Trail does not brag about this. It does not need to. The measure of a good scaling plan is that it does not show up in the product. Nobody notices the wall when you have already walked through it.

The broader commitment

Compile-time architecture makes a specific bet: that it is better to pay the integration cost at ingest than to avoid integration altogether. That bet is correct for a wide class of knowledge work — the class where knowledge should compound over months or years — and it is wrong for the class where corpus size is small and query volume is low.

But the bet only pays off if the integration cost stays bounded as the corpus grows. If every nightly pass scales with N and every reactive emission scales with K, the system eventually drowns in its own usefulness.
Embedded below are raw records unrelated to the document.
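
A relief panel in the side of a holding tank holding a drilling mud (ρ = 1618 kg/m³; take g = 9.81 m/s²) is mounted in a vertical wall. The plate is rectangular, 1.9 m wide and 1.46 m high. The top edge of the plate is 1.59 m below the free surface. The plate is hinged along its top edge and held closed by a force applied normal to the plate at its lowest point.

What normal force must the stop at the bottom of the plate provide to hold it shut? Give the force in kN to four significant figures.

γ = ρg = 1618 × 9.81 / 1000 = 15.87258 kN/m³.
The centroid lies 1.46/2 = 0.73 m below the top edge, so the centroid depth is h_c = 1.59 + 0.73 = 2.32 m.
A = 1.9 × 1.46 = 2.774 m².
Resultant F = γ·h_c·A = 15.87258 × 2.32 × 2.774 = 102.151 kN.
I_c = b·h³/12 = 1.9 × 1.46³/12 = 0.492755 m⁴.
Centre of pressure: y_p = y_c + I_c/(y_c·A) = 2.32 + 0.492755/(2.32 × 2.774) = 2.32 + 0.0765661 = 2.39657 m along the plane.
The resultant acts 0.73 + 0.0765661 = 0.806566 m (along the plate) below the hinge at the top edge, so the moment about the hinge is M = F × 0.806566 = 102.151 × 0.806566 = 82.3915 kN·m.
A normal force at the bottom, 1.46 m from the hinge, must supply this moment: P = 82.3915/1.46 = 56.4325 kN.

P ≈ 56.43 kN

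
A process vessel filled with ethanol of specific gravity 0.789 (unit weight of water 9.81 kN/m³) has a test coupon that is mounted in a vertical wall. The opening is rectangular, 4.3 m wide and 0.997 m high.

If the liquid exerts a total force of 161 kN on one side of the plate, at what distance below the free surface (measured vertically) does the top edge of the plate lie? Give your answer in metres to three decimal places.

γ = 0.789 × 9.81 = 7.74009 kN/m³.
A = 4.3 × 0.997 = 4.2871 m².
From F = γ·h_c·A, the centroid depth is h_c = 161/(7.74009 × 4.2871) = 4.85195 m.
The centroid lies 0.997/2 = 0.4985 m below the top edge, so the top edge sits at h_top = 4.85195 − 0.4985 = 4.35345 m below the surface.

d_top ≈ 4.353 m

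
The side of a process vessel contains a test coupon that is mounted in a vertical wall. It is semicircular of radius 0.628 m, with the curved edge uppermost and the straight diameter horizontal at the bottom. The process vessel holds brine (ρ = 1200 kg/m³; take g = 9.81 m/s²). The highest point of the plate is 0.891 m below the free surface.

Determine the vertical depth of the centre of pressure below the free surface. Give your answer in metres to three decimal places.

h_p = 1.274 m

γ = ρg = 1200 × 9.81 / 1000 = 11.772 kN/m³.
The centroid lies 4r/(3π) = 0.266531 m above the diameter, so r − 4r/(3π) = 0.628 − 0.266531 = 0.361469 m below the topmost point, so the centroid depth is h_c = 0.891 + 0.361469 = 1.25247 m.
A = πr²/2 = π × 0.628²/2 = 0.619497 m².
Resultant F = γ·h_c·A = 11.772 × 1.25247 × 0.619497 = 9.13391 kN.
I_c = (π/8 − 8/(9π))·r⁴ = 0.109757 × 0.628⁴ = 0.0170715 m⁴.
Centre of pressure: y_p = y_c + I_c/(y_c·A) = 1.25247 + 0.0170715/(1.25247 × 0.619497) = 1.25247 + 0.0220022 = 1.27447 m along the plane.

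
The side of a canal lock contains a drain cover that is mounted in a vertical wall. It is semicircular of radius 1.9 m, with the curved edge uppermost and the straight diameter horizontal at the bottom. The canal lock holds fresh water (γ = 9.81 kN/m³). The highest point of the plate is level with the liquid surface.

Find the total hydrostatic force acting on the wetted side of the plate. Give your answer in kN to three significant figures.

F ≈ 60.8 kN

γ = 9.81 kN/m³.
The centroid lies 4r/(3π) = 0.806385 m above the diameter, so r − 4r/(3π) = 1.9 − 0.806385 = 1.09361 m below the topmost point, so the centroid depth is h_c = 1.09361 m.
A = πr²/2 = π × 1.9²/2 = 5.67057 m².
Resultant F = γ·h_c·A = 9.81 × 1.09361 × 5.67057 = 60.8357 kN.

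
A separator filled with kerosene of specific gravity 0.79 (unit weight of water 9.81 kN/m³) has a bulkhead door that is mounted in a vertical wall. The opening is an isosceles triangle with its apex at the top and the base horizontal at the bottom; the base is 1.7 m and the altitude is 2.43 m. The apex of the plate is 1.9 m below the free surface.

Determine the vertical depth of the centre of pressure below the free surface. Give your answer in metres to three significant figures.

γ = 0.79 × 9.81 = 7.7499 kN/m³.
With the apex up, the centroid sits 2h/3 = 2 × 2.43/3 = 1.62 m below the apex, so the centroid depth is h_c = 1.9 + 1.62 = 3.52 m.
A = ½ × 1.7 × 2.43 = 2.0655 m².
Resultant F = γ·h_c·A = 7.7499 × 3.52 × 2.0655 = 56.3461 kN.
I_c = b·h³/36 = 1.7 × 2.43³/36 = 0.677587 m⁴.
Centre of pressure: y_p = y_c + I_c/(y_c·A) = 3.52 + 0.677587/(3.52 × 2.0655) = 3.52 + 0.093196 = 3.6132 m along the plane.

h_p = 3.61 m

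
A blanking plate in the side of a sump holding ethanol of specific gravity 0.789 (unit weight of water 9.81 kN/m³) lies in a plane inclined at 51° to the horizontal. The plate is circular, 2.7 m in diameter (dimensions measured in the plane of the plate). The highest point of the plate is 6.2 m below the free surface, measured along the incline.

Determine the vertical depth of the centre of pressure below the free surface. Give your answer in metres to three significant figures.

γ = 0.789 × 9.81 = 7.74009 kN/m³.
Let θ = 51° be the plate's angle to the horizontal; measure y along the incline from where the plane meets the free surface. Vertical depth h = y·sinθ with sinθ = 0.777146.
The centroid is at the centre, 1.35 m below the top of the plate, so y_c = 6.2 + 1.35 = 7.55 m and h_c = 7.55 × 0.777146 = 5.86745 m.
A = π(1.35)² = 5.72555 m².
Resultant F = γ·h_c·A = 7.74009 × 5.86745 × 5.72555 = 260.024 kN.
I_c = πr⁴/4 = π × 1.35⁴/4 = 2.6087 m⁴.
Centre of pressure: y_p = y_c + I_c/(y_c·A) = 7.55 + 2.6087/(7.55 × 5.72555) = 7.55 + 0.0603476 = 7.61035 m along the plane.
Vertically, h_p = y_p·sinθ = 7.61035 × 0.777146 = 5.91435 m.

h_p = 5.91 m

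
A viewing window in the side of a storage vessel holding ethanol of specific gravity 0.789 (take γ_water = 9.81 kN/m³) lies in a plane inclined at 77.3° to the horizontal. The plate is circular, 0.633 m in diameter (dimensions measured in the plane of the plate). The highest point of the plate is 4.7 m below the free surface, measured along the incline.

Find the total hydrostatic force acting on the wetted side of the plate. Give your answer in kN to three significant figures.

F ≈ 11.9 kN

γ = 0.789 × 9.81 = 7.74009 kN/m³.
Let θ = 77.3° be the plate's angle to the horizontal; measure y along the incline from where the plane meets the free surface. Vertical depth h = y·sinθ with sinθ = 0.975535.
The centroid is at the centre, 0.3165 m below the top of the plate, so y_c = 4.7 + 0.3165 = 5.0165 m and h_c = 5.0165 × 0.975535 = 4.89377 m.
A = π(0.3165)² = 0.3147 m².
Resultant F = γ·h_c·A = 7.74009 × 4.89377 × 0.3147 = 11.9203 kN.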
The integration that made the Neurons valuable is also the integration that, unbounded, makes the system slow and eventually unusable.

Sampling with bias is how you escape that trap. Not uniform sampling — too much blindness. Not full scans — too much cost. A weighted cap that spends its budget where contradictions actually live, keeps a reserve for the long tail, and stays inside a human-meaningful time window.

That is the scaling plan. It is not an engineering tour de force. It is the result of taking seriously that compile-time knowledge, like biological memory, has to be consolidated continuously — and that consolidation, in both cases, is always bounded by sleep. Trail just has sleep on a cron.